Colocation has become a critical enabler of this strategy, offering direct interconnections to major cloud providers while allowing businesses to retain control over sensitive workloads. The ability to seamlessly integrate on-premises, colocation, and public cloud resources ensures enterprises have the agility to adapt to evolving technology and business needs. Hybrid models also help mitigate vendor lock-in, ensuring businesses can switch providers or reallocate workloads based on changing financial or operational requirements.
Sustainability pressures are changing the conversation
Sustainability is now a key consideration for IT leaders. According to the IEA, data centers account for around one percent of global electricity consumption today, and annual electricity consumption from data centers globally is about half of the electricity consumption from household IT appliances, like computers, phones, and TVs. And, with data centers accounting for a growing share of global energy consumption, enterprises are under pressure to adopt greener strategies. Colocation providers are at the forefront of these efforts, investing in renewable energy sources, liquid cooling technologies, and waste heat recovery systems to drive efficiency and reduce carbon footprints.
Additionally, enterprises that prioritize sustainability can leverage colocation providers’ economies of scale to meet their environmental goals faster and more effectively than maintaining their own facilities. As regulatory requirements tighten and stakeholders demand greater accountability, businesses will increasingly favor data center partners with demonstrable sustainability commitments.

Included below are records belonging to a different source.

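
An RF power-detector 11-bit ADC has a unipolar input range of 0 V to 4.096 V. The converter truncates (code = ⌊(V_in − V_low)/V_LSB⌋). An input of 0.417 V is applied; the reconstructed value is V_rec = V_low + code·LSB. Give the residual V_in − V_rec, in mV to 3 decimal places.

1.000 mV

One LSB is 4.096 V / 2048 = 2.000 mV.
Scaled input = 208.5000 LSBs, so code = 208.
Reconstructed: 0.416 V.
Error = 0.417 − 0.416 = 0.001 V = 1.000 mV.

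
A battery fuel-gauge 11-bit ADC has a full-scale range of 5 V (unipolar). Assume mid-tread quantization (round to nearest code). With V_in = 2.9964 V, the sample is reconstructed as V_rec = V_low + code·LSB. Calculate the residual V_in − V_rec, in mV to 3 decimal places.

0.795 mV

One LSB is 5 V / 2048 = 2.441 mV.
(V_in − V_low)/LSB = (2.9964 − 0)/0.00244141 = 1227.3254 → code 1227 (round).
Reconstructed: 2.9956055 V.
V_in − V_rec = 0.000794531 V = 0.795 mV.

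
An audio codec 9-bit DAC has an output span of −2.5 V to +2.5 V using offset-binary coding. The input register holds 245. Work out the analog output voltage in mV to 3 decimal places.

LSB = 5 V / 2^9 = 9.766 mV.
V_out = (−2.5) + 245 × 0.00976562 V = -0.107422 V.
= -107.422 mV.

-107.422 mV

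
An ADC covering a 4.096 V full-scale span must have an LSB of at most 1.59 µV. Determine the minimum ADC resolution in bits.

Number of steps required ≥ 4.096 V / 1.59 µV = 2576100.63.
Need 2^N ≥ 2576100.63; 2^21 = 2097152, 2^22 = 4194304.
Minimum N = 22.

22 bits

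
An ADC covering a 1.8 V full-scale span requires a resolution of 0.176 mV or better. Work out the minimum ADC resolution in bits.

14 bits

Number of steps required ≥ 1.8 V / 0.176 mV = 10227.27.
Need 2^N ≥ 10227.27; 2^13 = 8192, 2^14 = 16384.
Minimum N = 14.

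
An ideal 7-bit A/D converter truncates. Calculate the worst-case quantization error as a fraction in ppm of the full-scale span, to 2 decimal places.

Truncating → worst-case error = 1 LSB = V_FS/2^7, so 1e+06/128 = 7812.5 ppm of full scale.

7812.50 ppm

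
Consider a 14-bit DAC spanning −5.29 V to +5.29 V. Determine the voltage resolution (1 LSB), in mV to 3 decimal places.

0.646 mV

Full-scale span = 10.58 V.
LSB = 10.58 / 2^14 = 10.58 / 16384 = 0.000645752 V = 0.646 mV.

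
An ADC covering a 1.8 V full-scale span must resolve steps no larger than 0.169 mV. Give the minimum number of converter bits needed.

Number of steps required ≥ 1.8 V / 0.169 mV = 10650.89.
Need 2^N ≥ 10650.89; 2^13 = 8192, 2^14 = 16384.
Minimum N = 14.

14 bits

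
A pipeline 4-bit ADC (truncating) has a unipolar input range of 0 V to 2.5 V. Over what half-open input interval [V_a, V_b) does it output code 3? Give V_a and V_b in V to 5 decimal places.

[0.46875 V, 0.62500 V)

LSB = 2.5/2^4 = 156.250 mV.
V_a = V_low + 3·LSB = 0.46875 V; V_b = V_low + 4·LSB = 0.625 V.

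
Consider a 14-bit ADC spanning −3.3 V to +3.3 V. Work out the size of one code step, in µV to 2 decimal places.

402.83 µV

Full-scale span = 6.6 V.
LSB = 6.6 / 2^14 = 6.6 / 16384 = 0.000402832 V = 402.83 µV.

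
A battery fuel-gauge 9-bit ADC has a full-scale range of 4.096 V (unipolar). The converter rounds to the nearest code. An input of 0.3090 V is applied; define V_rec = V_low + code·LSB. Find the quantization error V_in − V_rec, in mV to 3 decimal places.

-3.000 mV

Step size: 4.096 V ÷ 2^9 = 8.000 mV.
Scaled input = 38.6250 LSBs, so code = 39.
Reconstructed: 0.312 V.
V_in − V_rec = -0.003 V = -3.000 mV.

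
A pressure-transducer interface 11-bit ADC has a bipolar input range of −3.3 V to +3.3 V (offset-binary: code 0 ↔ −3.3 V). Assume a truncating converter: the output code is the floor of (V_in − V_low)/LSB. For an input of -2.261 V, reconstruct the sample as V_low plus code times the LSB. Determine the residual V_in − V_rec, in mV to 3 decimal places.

Step size: 6.6 V ÷ 2^11 = 3.223 mV.
(V_in − V_low)/LSB = (-2.261 − (−3.3))/0.00322266 = 322.4048 → code 322 (floor).
V_rec = (−3.3) + 322·0.00322266 = -2.2623047 V.
Error = -2.261 − (−2.2623047) = 0.00130469 V = 1.305 mV.

1.305 mV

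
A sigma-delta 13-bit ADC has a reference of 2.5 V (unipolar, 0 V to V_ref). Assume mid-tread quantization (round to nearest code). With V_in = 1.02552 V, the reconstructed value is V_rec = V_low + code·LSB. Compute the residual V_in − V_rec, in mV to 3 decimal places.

One LSB is 2.5 V / 8192 = 305.18 µV.
Scaled input = 3360.4239 LSBs, so code = 3360.
Reconstructed: 1.0253906 V.
Error = 1.02552 − 1.0253906 = 0.000129375 V = 0.129 mV.

0.129 mV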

The push for green energy solutions is also driving technological innovation. For example, AI-powered energy management systems are being deployed to optimize cooling and reduce power consumption in real time, enhancing both environmental and operational efficiency.
Colocation's role in future-proofing enterprise IT
So, far from being a legacy option, colocation is evolving into a vital component of modern IT infrastructure. The next generation of colocation facilities is being designed with AI, high-performance computing, and Edge workloads in mind, providing:
- Customizable infrastructure: Enterprises can build environments tailored to AI, HPC, and other demanding applications.

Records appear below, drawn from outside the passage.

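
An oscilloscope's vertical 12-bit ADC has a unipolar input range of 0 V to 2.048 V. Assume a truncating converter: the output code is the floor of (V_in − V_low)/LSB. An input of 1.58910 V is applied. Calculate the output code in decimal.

code 3178

LSB = 2.048 V / 4096 = 0.500 mV.
Input sits at 3178.200 steps above V_low.
⌊·⌋(3178.200) = 3178.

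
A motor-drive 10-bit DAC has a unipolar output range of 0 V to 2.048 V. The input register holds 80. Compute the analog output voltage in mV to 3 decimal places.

LSB = 2.048 V / 2^10 = 2.000 mV.
V_out = 0 + 80 × 0.002 V = 0.16 V.
= 160.000 mV.

160.000 mV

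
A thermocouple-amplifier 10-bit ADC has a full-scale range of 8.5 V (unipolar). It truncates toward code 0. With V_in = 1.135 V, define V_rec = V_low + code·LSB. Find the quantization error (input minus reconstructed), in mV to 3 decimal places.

6.094 mV

LSB = 8.5/2^10 = 8.301 mV.
(1.135 − 0)/0.00830078 = 136.7341; ⌊·⌋ gives code 136.
Reconstructed: 1.1289062 V.
Difference: 0.00609375 V → 6.094 mV.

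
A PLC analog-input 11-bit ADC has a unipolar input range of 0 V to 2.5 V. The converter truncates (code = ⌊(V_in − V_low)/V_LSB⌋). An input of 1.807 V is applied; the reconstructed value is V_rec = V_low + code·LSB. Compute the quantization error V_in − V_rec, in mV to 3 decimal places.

LSB = 2.5/2^11 = 1.221 mV.
(1.807 − 0)/0.0012207 = 1480.2944; ⌊·⌋ gives code 1480.
V_rec = 0 + 1480·0.0012207 = 1.8066406 V.
Error = 1.807 − 1.8066406 = 0.000359375 V = 0.359 mV.

0.359 mV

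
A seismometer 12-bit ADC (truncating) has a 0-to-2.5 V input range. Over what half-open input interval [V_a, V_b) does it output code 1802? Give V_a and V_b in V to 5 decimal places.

[1.09985 V, 1.10046 V)

LSB = 2.5/2^12 = 0.610 mV.
V_a = V_low + 1802·LSB = 1.09985 V; V_b = V_low + 1803·LSB = 1.10046 V.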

- Interconnected ecosystems: Proximity to cloud on-ramps enables seamless hybrid cloud strategies.
- Scalability without heavy capital investment: Businesses can expand capacity as needed without the financial burden of constructing new facilities.
- Resilience and security: Redundant power and cooling systems, as well as robust physical security, ensure uptime for critical workloads.
Looking ahead: The future of enterprise data centers
Enterprise IT is undergoing a shift - one where public cloud is not the default solution for every workload. Instead, businesses are making deliberate, strategic choices, about where to place their workloads based on a mix of cost, performance, security, and sustainability considerations.
In this evolving landscape, private cloud and colocation remain highly relevant, offering control and efficiency that hyperscalers alone cannot match. The integration of AI-driven workload management, enhanced interconnectivity, and next-generation cooling solutions will further elevate the role of colocation in the future of enterprise computing.
The businesses that will thrive in the AI-driven era are those that build flexible, future-proof IT architectures - leveraging the best of both worlds to maintain cost control, compliance, and competitive advantage.